We have previously examined the issue of reappointment in the context of s. 20 and the selectman's exemption. In EC-COI-82- 107, we considered whether the selectman's exemption and its prohibition against appointment to a second municipal position effectively barred an individual's reappointment to a municipal position which he held prior to becoming a selectman. Noting the statute which created this appointment bar was entitled, "[a]n act providing that a person shall not be prohibited from holding the office of selectman in a town because such person is an employee of the Town," we concluded that the appointment bar was intended to cover only new, post-elective appointments. We went on to note that the reappointment at issue in EC-COI-82-107 was not the same as an appointment to a new, post-elective position. Rather, we concluded that the reappointment was more properly regarded as an appointment to the very position which the selectman's exemption expressly permits a selectman to hold .
We decline to reach a similar result, however, with regard to our treatment of reappointment in the context of s. 21A, because s. 21A serves a substantially different purpose. In contrast to the selectman's exemption, s. 21A prohibits a board member from acting to appoint a fellow board member to a position under the supervision of the board, absent a vote of the Town meeting. We find that by erecting this appointment bar the Legislature has once again sought to address the potential for abuse whereby selectmen could acquire or continue to hold a subordinate position by virtue of their incumbency in the office of selectmen. See fn.9, above.
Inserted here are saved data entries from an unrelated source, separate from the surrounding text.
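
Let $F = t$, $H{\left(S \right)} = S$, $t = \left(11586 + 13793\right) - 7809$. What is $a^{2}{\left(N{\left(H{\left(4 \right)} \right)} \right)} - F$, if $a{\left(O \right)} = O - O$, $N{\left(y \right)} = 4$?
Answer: $-17570$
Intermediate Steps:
$t = 17570$ ($t = 25379 - 7809 = 17570$)
$a{\left(O \right)} = 0$
$F = 17570$
$a^{2}{\left(N{\left(H{\left(4 \right)} \right)} \right)} - F = 0^{2} - 17570 = 0 - 17570 = -17570$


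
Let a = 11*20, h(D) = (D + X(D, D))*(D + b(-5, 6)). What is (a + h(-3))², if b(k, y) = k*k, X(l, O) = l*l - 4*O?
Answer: 379456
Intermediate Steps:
X(l, O) = l² - 4*O
b(k, y) = k²
h(D) = (25 + D)*(D² - 3*D) (h(D) = (D + (D² - 4*D))*(D + (-5)²) = (D² - 3*D)*(D + 25) = (D² - 3*D)*(25 + D) = (25 + D)*(D² - 3*D))
a = 220
(a + h(-3))² = (220 - 3*(-75 + (-3)² + 22*(-3)))² = (220 - 3*(-75 + 9 - 66))² = (220 - 3*(-132))² = (220 + 396)² = 616² = 379456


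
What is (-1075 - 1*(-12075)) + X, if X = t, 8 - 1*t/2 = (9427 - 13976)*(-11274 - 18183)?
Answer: -267988770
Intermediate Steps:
t = -267999770 (t = 16 - 2*(9427 - 13976)*(-11274 - 18183) = 16 - (-9098)*(-29457) = 16 - 2*133999893 = 16 - 267999786 = -267999770)
X = -267999770
(-1075 - 1*(-12075)) + X = (-1075 - 1*(-12075)) - 267999770 = (-1075 + 12075) - 267999770 = 11000 - 267999770 = -267988770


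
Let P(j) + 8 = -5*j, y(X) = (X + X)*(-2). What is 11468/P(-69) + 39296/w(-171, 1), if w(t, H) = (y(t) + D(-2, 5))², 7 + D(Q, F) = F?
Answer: 1336821196/39186697 ≈ 34.114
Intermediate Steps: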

We conclude that the application of s. 21A to the Assistant is appropriate where the potential for using the office of selectman to seek designation by her fellow board members to continue to hold the Assistant's position is present upon her "reappointment" . Therefore, if the Assistant is serving as a selectman when her current appointment as the Board's Assistant expires, she may not be reappointed by the Board as Assistant, without first receiving approval of the appointment at the annual town meeting, . or if she has resigned from her Selectman's position, she may be reappointed only after the expiration of thirty days.